Opinions vary, however, as to whether RNA comprised the first autonomous self-replicating system or was a derivative of an earlier system. Benner et al. (2010) and Robertson and Joyce (2010) are circumspect, noting that the complexity and the chiral purity of modern RNA create challenges for thinking about it arising de novo. On the other hand, the recent finding that activated pyrimidine ribonucleotides can be synthesized under plausible prebiotic conditions (Powner et al. 2009) means that it is premature to dismiss the RNA-first scenarios. Yarus (2010), an unabashed enthusiast for an RNA world, argues for a closely related replicative precursor. In vitro evolution studies directed towards an RNA replicase ribozyme continue apace and are of great importance in establishing the biochemical plausibility of RNA-catalyzed RNA replication (Johnston et al. 2001; Zaher and Unrau 2007; Lincoln and Joyce 2009; Shechner et al. 2009).

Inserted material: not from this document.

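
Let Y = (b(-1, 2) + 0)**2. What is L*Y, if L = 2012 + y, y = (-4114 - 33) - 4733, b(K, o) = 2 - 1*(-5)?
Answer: -336532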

What might the first ribo-organism have looked like? Schrum et al. (2010) describe progress in achieving replication of simple nucleic acid-like polymers within lipid envelopes, thereby constituting “protocells.” These liposomes can grow and upon agitation can divide to give daughter protocells, carrying newly replicated nucleic acids. Whether by lipids or other means, some form of encapsulation must have been a key early step in life. Encapsulation can protect the genome from degradation and predation, allows useful small molecules to be concentrated for the cell’s use, and enables natural selection by ensuring that the benefit of newly derived functions accrues to the organism that stumbled across them.
The question remains - how can Tour be praised for dismissing this, and much, much more?